This is a site for discussing roleplaying games. Have fun doing so, but there is one major rule: do not discuss political issues that aren't directly and uniquely related to the subject of the thread and about gaming. While this site is dedicated to free speech, the following will not be tolerated: devolving a thread into unrelated political discussion, sockpuppeting (using multiple and/or bogus accounts), disrupting topics without contributing to them, and posting images that could get someone fired in the workplace (an external link is OK, but clearly mark it as Not Safe For Work, or NSFW). If you receive a warning, please take it seriously and either move on to another topic or steer the discussion back to its original RPG-related theme.

Most inaccurate game fiction!

Started by Warthur, April 21, 2008, 12:15:25 PM

Previous topic - Next topic

TheQuestionMan

I totally agree that Nigel Findley was the greatest Shadowrun Author, but then he died damn it.

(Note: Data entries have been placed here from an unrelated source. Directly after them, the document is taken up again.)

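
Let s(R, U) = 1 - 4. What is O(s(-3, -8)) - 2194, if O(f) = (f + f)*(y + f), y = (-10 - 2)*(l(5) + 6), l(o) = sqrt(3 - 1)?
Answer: -1744 + 72*sqrt(2) ≈ -1642.2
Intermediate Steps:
l(o) = sqrt(2)
s(R, U) = -3
y = -72 - 12*sqrt(2) (y = (-10 - 2)*(sqrt(2) + 6) = -12*(6 + sqrt(2)) = -72 - 12*sqrt(2) ≈ -88.971)
O(f) = 2*f*(-72 + f - 12*sqrt(2)) (O(f) = (f + f)*((-72 - 12*sqrt(2)) + f) = (2*f)*(-72 + f - 12*sqrt(2)) = 2*f*(-72 + f - 12*sqrt(2)))
O(s(-3, -8)) - 2194 = 2*(-3)*(-72 - 3 - 12*sqrt(2)) - 2194 = 2*(-3)*(-75 - 12*sqrt(2)) - 2194 = (450 + 72*sqrt(2)) - 2194 = -1744 + 72*sqrt(2)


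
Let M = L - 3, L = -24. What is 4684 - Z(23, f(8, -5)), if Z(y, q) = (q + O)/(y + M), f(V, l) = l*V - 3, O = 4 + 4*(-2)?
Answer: 18689/4 ≈ 4672.3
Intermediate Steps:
O = -4 (O = 4 - 8 = -4)
M = -27 (M = -24 - 3 = -27)
f(V, l) = -3 + V*l (f(V, l) = V*l - 3 = -3 + V*l)
Z(y, q) = (-4 + q)/(-27 + y) (Z(y, q) = (q - 4)/(y - 27) = (-4 + q)/(-27 + y))
4684 - Z(23, f(8, -5)) = 4684 - (-4 + (-3 + 8*(-5)))/(-27 + 23) = 4684 - (-4 + (-3 - 40))/(-4) = 4684 - (-1)*(-4 - 43)/4 = 4684 - (-1)*(-47)/4 = 4684 - 1*47/4 = 4684 - 47/4 = 18689/4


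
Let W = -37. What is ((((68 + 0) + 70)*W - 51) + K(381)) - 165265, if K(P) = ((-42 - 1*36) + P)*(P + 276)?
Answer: 28649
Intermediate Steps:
K(P) = (-78 + P)*(276 + P) (K(P) = ((-42 - 36) + P)*(276 + P) = (-78 + P)*(276 + P))
((((68 + 0) + 70)*W - 51) + K(381)) - 165265 = ((((68 + 0) + 70)*(-37) - 51) + (-21528 + 381² + 198*381)) - 165265 = (((68 + 70)*(-37) - 51) + (-21528 + 145161 + 75438)) - 165265 = ((138*(-37) - 51) + 199071) - 165265 = ((-5106 - 51) + 199071) - 165265 = (-5157 + 199071) - 165265 = 193914 - 165265 = 28649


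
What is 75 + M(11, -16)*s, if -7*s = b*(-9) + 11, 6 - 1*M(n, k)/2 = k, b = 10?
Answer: 4001/7 ≈ 571.57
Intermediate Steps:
M(n, k) = 12 - 2*k
s = 79/7 (s = -(10*(-9) + 11)/7 = -(-90 + 11)/7 = -⅐*(-79) = 79/7 ≈ 11.286)
75 + M(11, -16)*s = 75 + (12 - 2*(-16))*(79/7) = 75 + (12 + 32)*(79/7) = 75 + 44*(79/7) = 75 + 3476/7 = 4001/7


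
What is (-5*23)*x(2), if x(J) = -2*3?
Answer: 690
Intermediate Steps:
x(J) = -6
(-5*23)*x(2) = -5*23*(-6) = -115*(-6) = 690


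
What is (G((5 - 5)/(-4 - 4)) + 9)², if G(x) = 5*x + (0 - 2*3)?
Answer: 9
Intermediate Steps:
G(x) = -6 + 5*x (G(x) = 5*x + (0 - 6) = 5*x - 6 = -6 + 5*x)
(G((5 - 5)/(-4 - 4)) + 9)² = ((-6 + 5*((5 - 5)/(-4 - 4))) + 9)² = ((-6 + 5*(0/(-8))) + 9)² = ((-6 + 5*(0*(-⅛))) + 9)² = ((-6 + 5*0) + 9)² = ((-6 + 0) + 9)² = (-6 + 9)² = 3² = 9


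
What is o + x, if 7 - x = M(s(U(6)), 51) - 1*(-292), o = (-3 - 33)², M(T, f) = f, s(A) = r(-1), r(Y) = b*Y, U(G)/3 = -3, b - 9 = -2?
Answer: 960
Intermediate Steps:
b = 7 (b = 9 - 2 = 7)
U(G) = -9 (U(G) = 3*(-3) = -9)
r(Y) = 7*Y
s(A) = -7 (s(A) = 7*(-1) = -7)
o = 1296 (o = (-36)² = 1296)
x = -336 (x = 7 - (51 - 1*(-292)) = 7 - (51 + 292) = 7 - 1*343 = 7 - 343 = -336)
o + x = 1296 - 336 = 960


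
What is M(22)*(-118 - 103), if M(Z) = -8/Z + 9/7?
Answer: -15691/77 ≈ -203.78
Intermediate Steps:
M(Z) = 9/7 - 8/Z (M(Z) = -8/Z + 9*(1/7) = -8/Z + 9/7 = 9/7 - 8/Z)
M(22)*(-118 - 103) = (9/7 - 8/22)*(-118 - 103) = (9/7 - 8*1/22)*(-221) = (9/7 - 4/11)*(-221) = (71/77)*(-221) = -15691/77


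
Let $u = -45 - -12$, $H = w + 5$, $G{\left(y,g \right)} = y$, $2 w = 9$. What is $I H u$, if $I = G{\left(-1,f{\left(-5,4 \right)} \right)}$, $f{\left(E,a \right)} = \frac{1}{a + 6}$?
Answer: $\frac{627}{2} \approx 313.5$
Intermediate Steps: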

Michael Stackpole is the other.

Cheers

QM
My Hero System Resources & Compilations
http://www.herogames.com/forums/showpost.php?p=732295&postcount=81

The Chronicles of Yrth - My GURPS Fantasy Camapign Blog.
http://thechroniclesofyrth.blogspot.com/

"All that is necessary for the triumph of evil is that good men do nothing."

Imperator

This kind of fiction should be cleansed. With fire. The only game fiction I can stand is the examples of play in which, by the narrated development of the facts you find an in-´game explanation of the rolls and so on. Everything is garbage.
My name is Ramón Nogueras. Running now Vampire: the Masquerade (Giovanni Chronicles IV for just 3 players), and itching to resume my Call of Cthulhu campaign (The Sense of the Sleight-of-Hand Man).

Engine

I've found very little fiction printed in sourcebooks that was of any import or significance at all. It's served its purpose - to elucidate tone, flesh out possibilities, show how it's done - but not been literature or or even necessarily literate! Exceptions abound, in my experience mostly in older FASA products, where some of the fiction, while not necessarily well-written from an editorial perspective, not only served its purpose of illuminating the game world, but also raised interesting psychological questions or philosophical issues. [And often, way back when, in the form of Shadowtalk and Earthdawn's marginalia, served also to make the world more real-seeming and varied and complex.] Hell, as far as literary inspiration goes, Shadowrun's in-sourcebook fiction has the distinction of being the only in-game fiction I'm aware of that spawned a major motion picture.

However, the in-sourcebook material is often unrelated or of vastly differing quality to published novels in the game's setting, some of which over the years have been, if not profound in a literary sense, at least enjoyable pulp. I'm an escapist in my reading-for-pleasure, so when I'm not choking down histories of the chimney or mathematical arguments for the length of birds' tails, I often [used to; I find I've little time lately to read] read Battletech novels or even Shadowrun novels, and especially Earthdawn novels. I've even choked down a TSR novel or two in my day [okay, 20 or so]. And no, I've never read any of it that transcended that invisible line into genius, but much of it did precisely what it was intended to: please me for three hours.
When you\'re a bankrupt ideology pursuing a bankrupt strategy, the only move you\'ve got is the dick one.

Metrivus

Quote from: JongWKMost of them are quite bad, yes. The exception seem to be Nigel Findley's books, as he was one of the best SR authors.

I preferred Nyx Smith.
 

Engine

I rep Tom Dowd and Caroline Spector.
When you\'re a bankrupt ideology pursuing a bankrupt strategy, the only move you\'ve got is the dick one.

Haffrung

The intro fiction in the Ars Magica 5E book is not only bad (like all game fiction), but it has little to do with actual Ars play. It isn't even a cheesy promo for Ars gameplay; it feels like it was just thrown in because a fictional intro is expected these days. So it's inaccurate in the sense that it isn't about a typical Ars session at all.